Photography, Audio & Video Recording
IANS Forums are held in a public venue; therefore, IANS does not prohibit participants, sponsors, or other companies from photographing or taking videos. IANS reserves the right to use images taken at IANS Forums with your photograph and/or likeness in marketing materials.
IANS Code of Conduct
IANS is committed to providing a harassment-free conference experience for all attendees, sponsors, speakers and staff regardless of gender, sexual orientation, disability, physical appearance, national origin, ethnicity, political affliction or religion.
IANS expects all participants to behave in a professional manner. IANS will not condone any form of sexual language and imagery, verbal threats or demands, offensive comments, intimidation, stalking, sustained disruption of session or events, inappropriate physical contract, and unwelcomed sexual attention.
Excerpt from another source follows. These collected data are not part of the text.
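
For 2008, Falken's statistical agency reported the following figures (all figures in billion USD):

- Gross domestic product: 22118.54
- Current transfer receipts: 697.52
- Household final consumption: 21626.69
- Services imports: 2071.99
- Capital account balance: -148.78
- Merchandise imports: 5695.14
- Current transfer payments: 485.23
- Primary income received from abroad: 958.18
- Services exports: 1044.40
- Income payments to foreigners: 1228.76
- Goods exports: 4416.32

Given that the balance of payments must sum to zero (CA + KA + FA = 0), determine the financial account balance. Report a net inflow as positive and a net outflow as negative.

2513.48

Goods balance = 4416.32 - 5695.14 = -1278.82
Services balance = 1044.40 - 2071.99 = -1027.59
Trade balance (goods + services) = -1278.82 + (-1027.59) = -2306.41
Net primary income = 958.18 - 1228.76 = -270.58
Net secondary income = 697.52 - 485.23 = 212.29
Current account = -2306.41 + (-270.58) + 212.29 = -2364.70
Financial account = -(-2364.70 + (-148.78)) = 2513.48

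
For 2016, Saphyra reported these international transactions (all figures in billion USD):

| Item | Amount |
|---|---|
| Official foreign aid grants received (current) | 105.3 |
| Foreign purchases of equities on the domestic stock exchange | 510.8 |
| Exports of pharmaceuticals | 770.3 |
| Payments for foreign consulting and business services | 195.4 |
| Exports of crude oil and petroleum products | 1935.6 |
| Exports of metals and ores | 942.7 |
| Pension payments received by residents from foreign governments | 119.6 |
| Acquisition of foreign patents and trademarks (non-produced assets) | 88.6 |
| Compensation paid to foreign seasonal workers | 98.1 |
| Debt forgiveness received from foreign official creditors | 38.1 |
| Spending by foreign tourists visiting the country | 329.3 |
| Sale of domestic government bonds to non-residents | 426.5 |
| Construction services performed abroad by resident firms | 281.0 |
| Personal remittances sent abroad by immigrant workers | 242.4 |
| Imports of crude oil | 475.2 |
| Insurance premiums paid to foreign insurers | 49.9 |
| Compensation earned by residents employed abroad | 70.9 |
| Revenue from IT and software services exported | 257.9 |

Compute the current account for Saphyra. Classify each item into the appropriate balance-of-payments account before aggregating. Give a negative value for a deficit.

3751.6

Goods: 942.7 - 475.2 + 770.3 + 1935.6 = 3173.4
Services: -195.4 + 329.3 + 281.0 - 49.9 + 257.9 = 622.9
Primary income: -98.1 + 70.9 = -27.2
Secondary income: 119.6 + 105.3 - 242.4 = -17.5
Current account = 3173.4 + 622.9 + (-27.2) + (-17.5) = 3751.6
(Excluded from the current account — financial account: foreign purchases of equities on the domestic stock exchange 510.8, sale of domestic government bonds to non-residents 426.5; capital account: acquisition of foreign patents and trademarks (non-produced assets) 88.6, debt forgiveness received from foreign official creditors 38.1.)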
If any form of written, social media, verbal, or physical harassment is reported, participant will be asked to stop and expected to comply immediately. Offender will be subject to expulsion from the conference.
If you are being harassed or notice someone being harassed, please contact the event staff. In the event of an emergency situation, please contact local authorities immediately.
We expect participants to follow these rules at all event venues and event-related social activities.
Housing & Travel Questions
How can I book a hotel room?
All hotel requests must be made through the registration site.
How can I cancel my hotel reservation?
Most of our hotel venues have a 72 hour cancellation policy. You must cancel by contacting one of the IANS team members or through the online registration. If you fail to do so you will be charged for the night(s) in which you have failed to cancel.
Is parking provided?
IANS does not cover any parking.
What hotel accommodations are available during the Forum?
IANS provides a room block for forum events. There will be a limited number of rooms available at the discounted rate.
Will I receive a hotel confirmation number?
You will receive a hotel confirmation number 2 weeks prior to the Forum.